未来:奨学金の貰える孤児院から遠い高校に進学。知り合いは一人もいなかったが持ち前の人当たりの良さからすぐに友達が出来、クラス仲も良好。学校は現校長の意向で運動部が盛んで文化部は日陰へと追いやられているのが現状だった。音楽関連の部活は一つもない。合唱大会等があっても必ず指揮に立候補し全く歌わずに過ごした。
   それが変わったのは高校二年に上がるころの事だった。親の仕事の都合で引っ越してきた一人の転校生、そいつが来てからすべてが一変した。学校に来てからすぐに合唱部、吹奏楽部等の音楽関連の部活がないことを知り悲愴な面をして嘆き悲しむそいつをみて、音楽が好きなのだとすぐに分かった。嫌いだと思った。そいつが、人目もはばからず、恥ずかしげもなく、あたりまえの権利を持っているかのように音楽を愛するそいつが———(私は愛せないのに)。
   なのにそいつは江美の心に気付かず話しかけてきた。無意識のうちに歌っていた鼻歌を聞いて、ビビビッと来たと騒いでいる。ただでさえ鼻歌を聞かれていたのが恥ずかしいのに、自分の事情も知らず一緒に歌おうとほざくそいつが憎かった———(私だって歌いたいのに。何も知らないくせに!)。

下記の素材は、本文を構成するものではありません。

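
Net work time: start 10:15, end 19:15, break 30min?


8h 30m (510 minutes)

Total time = (19×60+15) - (10×60+15)
= 1155 - 615 = 540 min
Minus break: 540 - 30 = 510 min
= 8h 30m


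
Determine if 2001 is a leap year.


Rules: divisible by 4 AND (not by 100 OR by 400)
2001 ÷ 4 = 500 remainder 1 → not divisible by 4
Not divisible by 4 → not a leap year

No


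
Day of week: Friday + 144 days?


Tuesday

Start: Friday (index 4)
(4 + 144) mod 7
= 148 mod 7
= 1
Index 1 → Tuesday


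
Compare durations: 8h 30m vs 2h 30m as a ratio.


17:5 (3.40)

Duration 1: 510 minutes
Duration 2: 150 minutes
Ratio = 510:150
GCD = 30
Simplified = 17:5
As a decimal: 17/5 = 3.40


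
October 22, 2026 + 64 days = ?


December 25, 2026

Start: October 22, 2026
Add 64 days
October 22 → November 1: 31 - 22 + 1 = 10 days (64 - 10 = 54 left)
November 1 → December 1: 30 - 1 + 1 = 30 days (54 - 30 = 24 left)
December 1 + 24 = December 25, 2026


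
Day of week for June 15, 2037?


Monday

Zeller's congruence:
q=15, m=6, k=37, j=20
h = (15 + ⌊13×7/5⌋ + 37 + ⌊37/4⌋ + ⌊20/4⌋ - 2×20) mod 7
= (15 + 18 + 37 + 9 + 5 - 40) mod 7
= 44 mod 7 = 2
h=2 → Monday


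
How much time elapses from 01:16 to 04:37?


End time in minutes: 4×60 + 37 = 277
Start time in minutes: 1×60 + 16 = 76
Difference = 277 - 76 = 201 minutes
= 3 hours 21 minutes

3h 21m


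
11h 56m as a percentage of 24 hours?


Total minutes: 11×60 + 56 = 716
Day = 24×60 = 1440 minutes
Fraction = 716/1440 ≈ 0.4972
As a percentage: 716/1440 × 100 ≈ 49.72%

0.4972 (49.72%)


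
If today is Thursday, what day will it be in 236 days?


Tuesday

Start: Thursday (index 3)
(3 + 236) mod 7
= 239 mod 7
= 1
Index 1 → Tuesday


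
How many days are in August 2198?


Month: August (month 8)
August has 31 days

31 days


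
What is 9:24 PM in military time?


21:24

Input: 9:24 PM
PM: 9 + 12 = 21


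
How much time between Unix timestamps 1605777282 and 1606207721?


Difference = 1606207721 - 1605777282 = 430439 seconds
In hours: 430439 / 3600 ≈ 119.6
In days: 430439 / 86400 ≈ 4.98

430439 seconds (119.6 hours / 4.98 days)


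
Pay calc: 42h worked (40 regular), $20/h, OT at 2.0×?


$880.00

Regular: 40h × $20 = $800.00
Overtime: 42 - 40 = 2h
OT pay: 2h × $20 × 2.0 = $80.00
Total = $800.00 + $80.00 = $880.00


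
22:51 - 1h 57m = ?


Start: 1371 minutes from midnight
Subtract: 117 minutes
Remaining: 1371 - 117 = 1254
Hours: 20, Minutes: 54

20:54


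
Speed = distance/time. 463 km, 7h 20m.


63.1 km/h

Distance: 463 km
Time: 7h 20m = 440 min = 440/60 = 22/3 hours
Speed = 463 ÷ (22/3) = 463 × 3 / 22 = 1389/22 ≈ 63.1 km/h


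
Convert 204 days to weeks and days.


Weeks: 204 ÷ 7 = 29 remainder 1

29 weeks 1 days


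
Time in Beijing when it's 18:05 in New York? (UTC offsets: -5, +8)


Time difference = UTC+8 - UTC-5 = +13 hours
New hour = (18 + 13) mod 24
= 31 mod 24 = 7
Minutes unchanged → 07:05; 31 ≥ 24 → next day

07:05 (next day)


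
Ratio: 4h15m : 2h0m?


17:8 (2.13)

Duration 1: 255 minutes
Duration 2: 120 minutes
Ratio = 255:120
GCD = 15
Simplified = 17:8
As a decimal: 17/8 ≈ 2.13


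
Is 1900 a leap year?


No

Rules: divisible by 4 AND (not by 100 OR by 400)
1900 ÷ 4 = 475 exactly → divisible by 4
1900 ÷ 100 = 19 exactly → divisible by 100
1900 ÷ 400 = 4 remainder 300 → not divisible by 400
Divisible by 100 but not by 400 → not a leap year


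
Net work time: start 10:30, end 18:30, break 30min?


7h 30m (450 minutes)

Total time = (18×60+30) - (10×60+30)
= 1110 - 630 = 480 min
Minus break: 480 - 30 = 450 min
= 7h 30m


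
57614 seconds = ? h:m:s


Hours: 57614 ÷ 3600 = 16 remainder 14
Minutes: 14 ÷ 60 = 0 remainder 14
Seconds: 14

16h 0m 14s


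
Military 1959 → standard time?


7:59 PM

Hour: 19
19 - 12 = 7 → PM


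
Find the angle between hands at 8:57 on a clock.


73.5°

Hour hand = 8×30 + 57×0.5 = 268.5°
Minute hand = 57×6 = 342°
Difference = |268.5 - 342| = 73.5°


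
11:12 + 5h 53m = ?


17:05

Start: 672 minutes from midnight
Add: 353 minutes
Total: 1025 minutes
Hours: 1025 ÷ 60 = 17 remainder 5


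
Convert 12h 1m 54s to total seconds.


43314 seconds

Hours: 12 × 3600 = 43200
Minutes: 1 × 60 = 60
Seconds: 54
Total = 43200 + 60 + 54 = 43314


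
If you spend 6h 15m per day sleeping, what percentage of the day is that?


Time: 375 minutes
Day: 1440 minutes
Percentage = (375/1440) × 100 ≈ 26.0%

26.0%


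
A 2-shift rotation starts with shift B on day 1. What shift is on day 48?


Shifts: A, B
Start: B (index 1)
Day 48: (1 + 48 - 1) mod 2
= 48 mod 2
= 0
Index 0 → shift A

Shift A


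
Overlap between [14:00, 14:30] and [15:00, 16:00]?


Meeting A: 840-870 (in minutes from midnight)
Meeting B: 900-960
Overlap start = max(840, 900) = 900
Overlap end = min(870, 960) = 870
Overlap = max(0, 870 - 900) = 0 min

0 minutes


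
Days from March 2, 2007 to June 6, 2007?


96 days

From March 2, 2007 to June 6, 2007
Rest of March 2007: 31 - 2 = 29
Full months: April 30, May 31
Days into June 2007: 6
Total = 29 + 30 + 31 + 6 = 96 days


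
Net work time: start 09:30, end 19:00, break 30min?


Total time = (19×60+0) - (9×60+30)
= 1140 - 570 = 570 min
Minus break: 570 - 30 = 540 min
= 9h 0m

9h 0m (540 minutes)


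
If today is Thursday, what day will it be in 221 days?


Monday

Start: Thursday (index 3)
(3 + 221) mod 7
= 224 mod 7
= 0
Index 0 → Monday


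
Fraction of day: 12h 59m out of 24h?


Total minutes: 12×60 + 59 = 779
Day = 24×60 = 1440 minutes
Fraction = 779/1440 ≈ 0.5410
As a percentage: 779/1440 × 100 ≈ 54.10%

0.5410 (54.10%)


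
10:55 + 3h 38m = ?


14:33

Start: 655 minutes from midnight
Add: 218 minutes
Total: 873 minutes
Hours: 873 ÷ 60 = 14 remainder 33


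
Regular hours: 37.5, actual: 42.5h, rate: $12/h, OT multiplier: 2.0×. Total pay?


$570.00

Regular: 37.5h × $12 = $450.00
Overtime: 42.5 - 37.5 = 5.0h
OT pay: 5.0h × $12 × 2.0 = $120.00
Total = $450.00 + $120.00 = $570.00


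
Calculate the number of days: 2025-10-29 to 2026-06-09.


223 days

From October 29, 2025 to June 9, 2026
Rest of October 2025: 31 - 29 = 2
Full months: November 30, December 31, January 31, February 2026 28, March 31, April 30, May 31
Days into June 2026: 9
Total = 2 + 30 + 31 + 31 + 28 + 31 + 30 + 31 + 9 = 223 days


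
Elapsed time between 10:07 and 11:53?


End time in minutes: 11×60 + 53 = 713
Start time in minutes: 10×60 + 7 = 607
Difference = 713 - 607 = 106 minutes
= 1 hours 46 minutes

1h 46m


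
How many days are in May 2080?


Month: May (month 5)
May has 31 days

31 days


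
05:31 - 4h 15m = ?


01:16

Start: 331 minutes from midnight
Subtract: 255 minutes
Remaining: 331 - 255 = 76
Hours: 1, Minutes: 16


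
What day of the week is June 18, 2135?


Saturday

Zeller's congruence:
q=18, m=6, k=35, j=21
h = (18 + ⌊13×7/5⌋ + 35 + ⌊35/4⌋ + ⌊21/4⌋ - 2×21) mod 7
= (18 + 18 + 35 + 8 + 5 - 42) mod 7
= 42 mod 7 = 0
h=0 → Saturday


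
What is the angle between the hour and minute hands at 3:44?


152.0°

Hour hand = 3×30 + 44×0.5 = 112.0°
Minute hand = 44×6 = 264°
Difference = |112.0 - 264| = 152.0°


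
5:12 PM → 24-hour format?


Input: 5:12 PM
PM: 5 + 12 = 17

17:12


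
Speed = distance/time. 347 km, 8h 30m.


40.8 km/h

Distance: 347 km
Time: 8h 30m = 510 min = 510/60 = 17/2 hours
Speed = 347 ÷ (17/2) = 347 × 2 / 17 = 694/17 ≈ 40.8 km/h


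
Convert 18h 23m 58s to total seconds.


Hours: 18 × 3600 = 64800
Minutes: 23 × 60 = 1380
Seconds: 58
Total = 64800 + 1380 + 58 = 66238

66238 seconds


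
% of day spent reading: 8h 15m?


34.4%

Time: 495 minutes
Day: 1440 minutes
Percentage = (495/1440) × 100 ≈ 34.4%


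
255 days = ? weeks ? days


36 weeks 3 days

Weeks: 255 ÷ 7 = 36 remainder 3


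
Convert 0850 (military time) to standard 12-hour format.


8:50 AM

Hour: 8
8 < 12 → AM


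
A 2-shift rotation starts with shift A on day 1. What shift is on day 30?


Shift B

Shifts: A, B
Start: A (index 0)
Day 30: (0 + 30 - 1) mod 2
= 29 mod 2
= 1
Index 1 → shift B


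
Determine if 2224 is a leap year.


Rules: divisible by 4 AND (not by 100 OR by 400)
2224 ÷ 4 = 556 exactly → divisible by 4
2224 ÷ 100 = 22 remainder 24 → not divisible by 100
Divisible by 4 but not by 100 → leap year

Yes


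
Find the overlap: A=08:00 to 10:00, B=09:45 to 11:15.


Meeting A: 480-600 (in minutes from midnight)
Meeting B: 585-675
Overlap start = max(480, 585) = 585
Overlap end = min(600, 675) = 600
Overlap = max(0, 600 - 585) = 15 min

15 minutes


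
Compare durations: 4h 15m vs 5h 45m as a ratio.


Duration 1: 255 minutes
Duration 2: 345 minutes
Ratio = 255:345
GCD = 15
Simplified = 17:23
As a decimal: 17/23 ≈ 0.74

17:23 (0.74)


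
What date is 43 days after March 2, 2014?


Start: March 2, 2014
Add 43 days
March 2 → April 1: 31 - 2 + 1 = 30 days (43 - 30 = 13 left)
April 1 + 13 = April 14, 2014

April 14, 2014


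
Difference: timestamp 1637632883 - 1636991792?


641091 seconds (178.1 hours / 7.42 days)

Difference = 1637632883 - 1636991792 = 641091 seconds
In hours: 641091 / 3600 ≈ 178.1
In days: 641091 / 86400 ≈ 7.42


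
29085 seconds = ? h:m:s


8h 4m 45s

Hours: 29085 ÷ 3600 = 8 remainder 285
Minutes: 285 ÷ 60 = 4 remainder 45
Seconds: 45


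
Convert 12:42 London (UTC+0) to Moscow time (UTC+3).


15:42

Time difference = UTC+3 - UTC+0 = +3 hours
New hour = (12 + 3) mod 24
= 15 mod 24 = 15
Minutes unchanged → 15:42


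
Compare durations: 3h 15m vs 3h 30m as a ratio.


Duration 1: 195 minutes
Duration 2: 210 minutes
Ratio = 195:210
GCD = 15
Simplified = 13:14
As a decimal: 13/14 ≈ 0.93

13:14 (0.93)


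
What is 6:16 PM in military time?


18:16

Input: 6:16 PM
PM: 6 + 12 = 18


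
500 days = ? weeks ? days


Weeks: 500 ÷ 7 = 71 remainder 3

71 weeks 3 days


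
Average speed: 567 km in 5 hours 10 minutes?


109.7 km/h

Distance: 567 km
Time: 5h 10m = 310 min = 310/60 = 31/6 hours
Speed = 567 ÷ (31/6) = 567 × 6 / 31 = 3402/31 ≈ 109.7 km/h


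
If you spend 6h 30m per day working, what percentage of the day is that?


Time: 390 minutes
Day: 1440 minutes
Percentage = (390/1440) × 100 ≈ 27.1%

27.1%


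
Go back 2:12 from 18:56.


Start: 1136 minutes from midnight
Subtract: 132 minutes
Remaining: 1136 - 132 = 1004
Hours: 16, Minutes: 44

16:44


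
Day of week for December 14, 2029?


Friday

Zeller's congruence:
q=14, m=12, k=29, j=20
h = (14 + ⌊13×13/5⌋ + 29 + ⌊29/4⌋ + ⌊20/4⌋ - 2×20) mod 7
= (14 + 33 + 29 + 7 + 5 - 40) mod 7
= 48 mod 7 = 6
h=6 → Friday


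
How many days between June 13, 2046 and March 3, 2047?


From June 13, 2046 to March 3, 2047
Rest of June 2046: 30 - 13 = 17
Full months: July 31, August 31, September 30, October 31, November 30, December 31, January 31, February 2047 28
Days into March 2047: 3
Total = 17 + 31 + 31 + 30 + 31 + 30 + 31 + 31 + 28 + 3 = 263 days

263 days


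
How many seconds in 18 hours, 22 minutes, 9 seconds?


66129 seconds

Hours: 18 × 3600 = 64800
Minutes: 22 × 60 = 1320
Seconds: 9
Total = 64800 + 1320 + 9 = 66129


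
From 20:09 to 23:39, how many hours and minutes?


End time in minutes: 23×60 + 39 = 1419
Start time in minutes: 20×60 + 9 = 1209
Difference = 1419 - 1209 = 210 minutes
= 3 hours 30 minutes

3h 30m


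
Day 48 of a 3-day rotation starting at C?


Shifts: A, B, C
Start: C (index 2)
Day 48: (2 + 48 - 1) mod 3
= 49 mod 3
= 1
Index 1 → shift B

Shift B


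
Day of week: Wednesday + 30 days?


Start: Wednesday (index 2)
(2 + 30) mod 7
= 32 mod 7
= 4
Index 4 → Friday

Friday


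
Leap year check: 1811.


Rules: divisible by 4 AND (not by 100 OR by 400)
1811 ÷ 4 = 452 remainder 3 → not divisible by 4
Not divisible by 4 → not a leap year

No


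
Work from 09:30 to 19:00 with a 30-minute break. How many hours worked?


Total time = (19×60+0) - (9×60+30)
= 1140 - 570 = 570 min
Minus break: 570 - 30 = 540 min
= 9h 0m

9h 0m (540 minutes)


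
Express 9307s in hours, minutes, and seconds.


Hours: 9307 ÷ 3600 = 2 remainder 2107
Minutes: 2107 ÷ 60 = 35 remainder 7
Seconds: 7

2h 35m 7s


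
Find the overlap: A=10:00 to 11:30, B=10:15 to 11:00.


45 minutes

Meeting A: 600-690 (in minutes from midnight)
Meeting B: 615-660
Overlap start = max(600, 615) = 615
Overlap end = min(690, 660) = 660
Overlap = max(0, 660 - 615) = 45 min


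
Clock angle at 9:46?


Hour hand = 9×30 + 46×0.5 = 293.0°
Minute hand = 46×6 = 276°
Difference = |293.0 - 276| = 17.0°

17.0°


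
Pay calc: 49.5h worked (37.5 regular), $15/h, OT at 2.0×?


$922.50

Regular: 37.5h × $15 = $562.50
Overtime: 49.5 - 37.5 = 12.0h
OT pay: 12.0h × $15 × 2.0 = $360.00
Total = $562.50 + $360.00 = $922.50


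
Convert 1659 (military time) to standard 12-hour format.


Hour: 16
16 - 12 = 4 → PM

4:59 PM


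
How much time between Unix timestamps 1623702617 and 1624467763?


Difference = 1624467763 - 1623702617 = 765146 seconds
In hours: 765146 / 3600 ≈ 212.5
In days: 765146 / 86400 ≈ 8.86

765146 seconds (212.5 hours / 8.86 days)


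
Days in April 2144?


30 days

Month: April (month 4)
April has 30 days


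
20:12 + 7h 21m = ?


03:33 (next day)

Start: 1212 minutes from midnight
Add: 441 minutes
Total: 1653 minutes
Hours: 1653 ÷ 60 = 27 remainder 33
27 ≥ 24 → 27 - 24 = 3 (next day)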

   思わず拒絶した。口汚く罵った。きっと八つ当たりも含まれていた。関係のない事まで当たり散らされ罵られたのだから、そいつは怒っても良かった。だけどそいつは怒らなかった。馬鹿の一つ覚えのように同じことを繰り返した。「一緒に歌おう」と。
   あきれた。こんなに言っているのに諦めないのか。ならば、と思いこんな話を持ちかけた。「歌って見せて。それで私を感動させることが出来たら考えてあげる」感動何てしない。元から断るつもりで持ち掛けた話だ。なのにそいつは嬉々として約束だと言って走り去った。馬鹿なのか———(でも、もしかしたら)。
   放課後、帰ろうとした時に呼び止められた。連れていかれたのはとあるイベントホールだった。周囲には客が沢山いる。席に座らされ、転校生は何処かへ立ち去った。戸惑っている間に幕が上がって、出てきたのは転校生と同じ苗字を持った二人の歌手だった。良い歌い手だと思った。人々はうっとりしてその歌声を聞いている。だけど、彼女は何も思わなかった。次に舞台へと出てきた人物を見て愕然とした。転校生だ。どうしてそこにいる、と思っている間にアイツは歌いだす。歌い終わる事には拍手喝采の嵐だった。
   以降を簡単に説明すると転校生の歌声に感動し、また転校生に説得されて江美は歌う決意をします。その過程で父親が誰なのかを知ったり、母と喧嘩の後仲直りをしたり、転校生がスランプに陥って大喧嘩をして仲直りしたり、父親に会いに行ったりします。量が多くなったので終わりますがもっと詳しく書きたくなったら編集したり別に投稿したりします。

備考:声も顔も、どんな人だったかも忘れてしまった父親に「笑顔が素敵な女の子に育ってほしい」という思いから名付けられたと、母親に聞かせられ、繋がりのない父の愛情を感じたい一心でいつも笑顔を浮かべている。
   また育児放棄をしていた母が戯れで言った「皆を助ける優しい子に育ってね。そうしたらお父さんもきっと帰ってくるよ」という言葉を信じて、また手助けをした後に言う人々の「ありがとう」の言葉に自分の価値を見出し、人に優しくすることが生きがいとなる。
   彼女の本質は末っ子気質で我儘なのだが、もう捨てられたくないという思いと、ないとは分かっていてももしかしたらそうして過ごしているうちに両親が迎えに来てくれるかもしれないと言う願望によって、頼れるお姉さんキャラを作り上げている。
   “転校してきたそいつ”の一家が音楽の光なら、江美の一家は“闇”。